Antony Karabus, chief executive officer of HRC Retail Advisory, said brick-and-mortar retailers “have overextended themselves as they’ve tried to leverage their physical store fleets.”

“E-commerce and omnichannel fulfillment and related returns have led to sharply rising freight costs and product margin challenges,” Karabus explained. “Meanwhile, consumers expect ever-faster delivery, pressuring retailers to meet those expectations in order to remain competitive. Very few retailers have formal scorecards to measure the performance and profitability of their omnichannel efforts, which often means they can’t effectively and efficiently take the corrective action needed to improve customer service and profitability.”

Researchers at the firm found that BOPIS (buy online, pick up in-store) “is not consistently reliable, as systems often tell shoppers that an item is available in a specific store when the store does not actually have it in stock.” The poll found that 66 percent of retailers surveyed said BOPIS execution is “inconsistent due to retailer inventory inaccuracies.”

The survey also found that just 14 percent of respondents “are using predictive analytics, and most of these retailers are struggling to figure out how to integrate such analytics into operational processes.”

Karabus noted in the report that as the industry navigates the convergence of online and physical stores, “as well as customers’ increasing demand for ordering, picking up and returning their products whenever and wherever they desire, retailers must now offer omnichannel services as a standard in order to compete effectively and leverage the advantages their physical stores give them over e-commerce-only retailers.”

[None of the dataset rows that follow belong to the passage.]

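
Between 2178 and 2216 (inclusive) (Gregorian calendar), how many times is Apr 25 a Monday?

6

Track Apr 25's weekday year by year (advancing +1, or +2 across a Feb 29):
  2178: Sat  2179: Sun (+1)  2180: Tue (+2)  2181: Wed (+1)  2182: Thu (+1)
  2183: Fri (+1)  2184: Sun (+2)  2185: Mon (+1) ✓  2186: Tue (+1)  2187: Wed (+1)
  2188: Fri (+2)  2189: Sat (+1)  2190: Sun (+1)  2191: Mon (+1) ✓  … (11 more years) …
  2203: Mon (+1) ✓  2204: Wed (+2)  2205: Thu (+1)  2206: Fri (+1)  2207: Sat (+1)
  2208: Mon (+2) ✓  2209: Tue (+1)  2210: Wed (+1)  2211: Thu (+1)  2212: Sat (+2)
  2213: Sun (+1)  2214: Mon (+1) ✓  2215: Tue (+1)  2216: Thu (+2)
Monday years: 2185, 2191, 2196, 2203, 2208, 2214 — 6 in total.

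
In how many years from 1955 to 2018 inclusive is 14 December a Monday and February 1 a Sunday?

Check each year's weekday for 14 December and February 1:
  1955: Wed/Tue  1956: Fri/Wed  1957: Sat/Fri  1958: Sun/Sat  1959: Mon/Sun ✓  1960: Wed/Mon  1961: Thu/Wed  1962: Fri/Thu  1963: Sat/Fri  1964: Mon/Sat  1965: Tue/Mon  1966: Wed/Tue  1967: Thu/Wed  1968: Sat/Thu  …(36 more)…  2005: Wed/Tue  2006: Thu/Wed  2007: Fri/Thu  2008: Sun/Fri  2009: Mon/Sun ✓  2010: Tue/Mon  2011: Wed/Tue  2012: Fri/Wed  2013: Sat/Fri  2014: Sun/Sat  2015: Mon/Sun ✓  2016: Wed/Mon  2017: Thu/Wed  2018: Fri/Thu
Both conditions hold in: 1959, 1970, 1981, 1987, 1998, 2009, 2015 — 7.

7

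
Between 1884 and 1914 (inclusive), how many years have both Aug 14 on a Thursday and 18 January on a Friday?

1

Check each year's weekday for Aug 14 and 18 January:
  1884: Thu/Fri ✓  1885: Fri/Sun  1886: Sat/Mon  1887: Sun/Tue  1888: Tue/Wed  1889: Wed/Fri  1890: Thu/Sat  1891: Fri/Sun  1892: Sun/Mon  1893: Mon/Wed  1894: Tue/Thu  1895: Wed/Fri  1896: Fri/Sat  1897: Sat/Mon  …(3 more)…  1901: Wed/Fri  1902: Thu/Sat  1903: Fri/Sun  1904: Sun/Mon  1905: Mon/Wed  1906: Tue/Thu  1907: Wed/Fri  1908: Fri/Sat  1909: Sat/Mon  1910: Sun/Tue  1911: Mon/Wed  1912: Wed/Thu  1913: Thu/Sat  1914: Fri/Sun
Both conditions hold in: 1884 — 1.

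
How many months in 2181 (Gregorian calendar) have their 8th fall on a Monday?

Check the 8th of each month of 2181: Jan 8: Mon, Feb 8: Thu, Mar 8: Thu, Apr 8: Sun, May 8: Tue, Jun 8: Fri, Jul 8: Sun, Aug 8: Wed, Sep 8: Sat, Oct 8: Mon, Nov 8: Thu, Dec 8: Sat.
Monday occurs in January, October — 2 months.

2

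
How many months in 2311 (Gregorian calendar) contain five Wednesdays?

4

A month of length L has five Wednesdays iff its first Wednesday is on day ≤ L−28 (so day 1–3 in a 31-day month, 1–2 in a 30-day month, day 1 in a leap February).
Checking each month of 2311: Jan starts Sun (31d); Feb starts Wed (28d); Mar starts Wed (31d) ✓; Apr starts Sat (30d); May starts Mon (31d) ✓; Jun starts Thu (30d); Jul starts Sat (31d); Aug starts Tue (31d) ✓; Sep starts Fri (30d); Oct starts Sun (31d); Nov starts Wed (30d) ✓; Dec starts Fri (31d).
Five-Wednesday months: March, May, August, November → 4.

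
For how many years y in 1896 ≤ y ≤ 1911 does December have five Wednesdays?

6

December has 31 days; it has five Wednesdays when Wednesday falls among the first (month-length − 28) days — i.e. when December 1 is one of Wednesday/Tuesday/Monday.
December 1 by year: 1896:Tue✓ 1897:Wed✓ 1898:Thu 1899:Fri 1900:Sat 1901:Sun 1902:Mon✓ 1903:Tue✓ 1904:Thu 1905:Fri 1906:Sat 1907:Sun 1908:Tue✓ 1909:Wed✓ 1910:Thu 1911:Fri
Years with five Wednesdays: 1896, 1897, 1902, 1903, 1908, 1909 → 6.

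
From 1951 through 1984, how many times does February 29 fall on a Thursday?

1

Leap years in 1951–1984: 9 of them.
Feb 29 weekday advances by 5 (mod 7) from one leap year to the next four years later (or differs when a century non-leap intervenes).
Leap-day weekdays: 1952:Fri 1956:Wed 1960:Mon 1964:Sat 1968:Thu✓ 1972:Tue 1976:Sun 1980:Fri 1984:Wed
Thursday: 1968 → 1.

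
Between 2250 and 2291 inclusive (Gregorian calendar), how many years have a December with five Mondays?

19

December has 31 days; it has five Mondays when Monday falls among the first (month-length − 28) days — i.e. when December 1 is one of Monday/Sunday/Saturday.
December 1 by year: 2250:Sun✓ 2251:Mon✓ 2252:Wed 2253:Thu 2254:Fri 2255:Sat✓ 2256:Mon✓ 2257:Tue 2258:Wed 2259:Thu 2260:Sat✓ 2261:Sun✓ 2262:Mon✓ 2263:Tue 2264:Thu …(12 more)… 2277:Sat✓ 2278:Sun✓ 2279:Mon✓ 2280:Wed 2281:Thu 2282:Fri 2283:Sat✓ 2284:Mon✓ 2285:Tue 2286:Wed 2287:Thu 2288:Sat✓ 2289:Sun✓ 2290:Mon✓ 2291:Tue
Years with five Mondays: 2250, 2251, 2255, 2256, 2260, 2261, 2262, 2266, 2267, 2272, 2273, 2277, 2278, 2279, 2283, 2284, 2288, 2289, 2290 → 19.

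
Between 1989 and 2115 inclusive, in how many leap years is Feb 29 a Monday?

Leap years in 1989–2115: 30 of them.
Feb 29 weekday advances by 5 (mod 7) from one leap year to the next four years later (or differs when a century non-leap intervenes).
Leap-day weekdays: 1992:Sat 1996:Thu 2000:Tue 2004:Sun 2008:Fri 2012:Wed 2016:Mon✓ 2020:Sat 2024:Thu 2028:Tue 2032:Sun 2036:Fri 2040:Wed …(4 more)… 2060:Sun 2064:Fri 2068:Wed 2072:Mon✓ 2076:Sat 2080:Thu 2084:Tue 2088:Sun 2092:Fri 2096:Wed 2104:Fri 2108:Wed 2112:Mon✓
Monday: 2016, 2044, 2072, 2112 → 4.

4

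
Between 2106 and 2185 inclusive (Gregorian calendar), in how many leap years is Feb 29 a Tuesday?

3

Leap years in 2106–2185: 20 of them.
Feb 29 weekday advances by 5 (mod 7) from one leap year to the next four years later (or differs when a century non-leap intervenes).
Leap-day weekdays: 2108:Wed 2112:Mon 2116:Sat 2120:Thu 2124:Tue✓ 2128:Sun 2132:Fri 2136:Wed 2140:Mon 2144:Sat 2148:Thu 2152:Tue✓ 2156:Sun 2160:Fri 2164:Wed 2168:Mon 2172:Sat 2176:Thu 2180:Tue✓ 2184:Sun
Tuesday: 2124, 2152, 2180 → 3.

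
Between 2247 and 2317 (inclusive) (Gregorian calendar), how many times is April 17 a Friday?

Track April 17's weekday year by year (advancing +1, or +2 across a Feb 29):
  2247: Sat  2248: Mon (+2)  2249: Tue (+1)  2250: Wed (+1)  2251: Thu (+1)
  2252: Sat (+2)  2253: Sun (+1)  2254: Mon (+1)  2255: Tue (+1)  2256: Thu (+2)
  2257: Fri (+1) ✓  2258: Sat (+1)  2259: Sun (+1)  2260: Tue (+2)  … (43 more years) …
  2304: Sun (+2)  2305: Mon (+1)  2306: Tue (+1)  2307: Wed (+1)  2308: Fri (+2) ✓
  2309: Sat (+1)  2310: Sun (+1)  2311: Mon (+1)  2312: Wed (+2)  2313: Thu (+1)
  2314: Fri (+1) ✓  2315: Sat (+1)  2316: Mon (+2)  2317: Tue (+1)
Friday years: 2257, 2263, 2268, 2274, 2285, 2291, 2296, 2303, 2308, 2314 — 10 in total.

10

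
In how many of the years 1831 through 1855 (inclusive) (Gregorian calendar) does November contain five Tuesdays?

November has 30 days; it has five Tuesdays when Tuesday falls among the first (month-length − 28) days — i.e. when November 1 is one of Tuesday/Monday.
November 1 by year: 1831:Tue✓ 1832:Thu 1833:Fri 1834:Sat 1835:Sun 1836:Tue✓ 1837:Wed 1838:Thu 1839:Fri 1840:Sun 1841:Mon✓ 1842:Tue✓ 1843:Wed 1844:Fri 1845:Sat 1846:Sun 1847:Mon✓ 1848:Wed 1849:Thu 1850:Fri 1851:Sat 1852:Mon✓ 1853:Tue✓ 1854:Wed 1855:Thu
Years with five Tuesdays: 1831, 1836, 1841, 1842, 1847, 1852, 1853 → 7.

7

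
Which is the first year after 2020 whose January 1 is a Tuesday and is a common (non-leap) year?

2030

Jan 1 advances by 2 weekdays after a leap year and by 1 after a common year.
2020: Jan 1 is Wednesday (leap).
2021: Friday
2022: Saturday
2023: Sunday
2024: Monday (leap)
2025: Wednesday
2026: Thursday
2027: Friday
2028: Saturday (leap)
2029: Monday
2030: Tuesday
2030 begins on a Tuesday and is a common year.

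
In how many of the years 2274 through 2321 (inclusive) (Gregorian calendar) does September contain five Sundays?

September has 30 days; it has five Sundays when Sunday falls among the first (month-length − 28) days — i.e. when September 1 is one of Sunday/Saturday.
September 1 by year: 2274:Tue 2275:Wed 2276:Fri 2277:Sat✓ 2278:Sun✓ 2279:Mon 2280:Wed 2281:Thu 2282:Fri 2283:Sat✓ 2284:Mon 2285:Tue 2286:Wed 2287:Thu 2288:Sat✓ …(18 more)… 2307:Sun✓ 2308:Tue 2309:Wed 2310:Thu 2311:Fri 2312:Sun✓ 2313:Mon 2314:Tue 2315:Wed 2316:Fri 2317:Sat✓ 2318:Sun✓ 2319:Mon 2320:Wed 2321:Thu
Years with five Sundays: 2277, 2278, 2283, 2288, 2289, 2294, 2295, 2300, 2301, 2306, 2307, 2312, 2317, 2318 → 14.

14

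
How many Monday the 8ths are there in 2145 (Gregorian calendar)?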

Other notable findings of the report include the revelation that inefficiencies in fulfilling online orders are causing delays, “as 77 percent of retailers ship primarily from e-commerce fulfillment centers instead of from local stores that may be closer to customers’ homes or offices and thus allow customers to receive their orders quicker,” authors of the report said.

Additionally, nearly 70 percent of the retail executives polled are “not optimizing their customer order systems to prioritize filling the entire order from one location, causing split shipments and increasing freight costs.”

Karabus said that the biggest challenge overall facing today’s retail leaders “is identifying which is the most cost-effective location to ship e-commerce orders from and how to allocate merchandise to stores based on consumer demand, one has yet to be figured out.”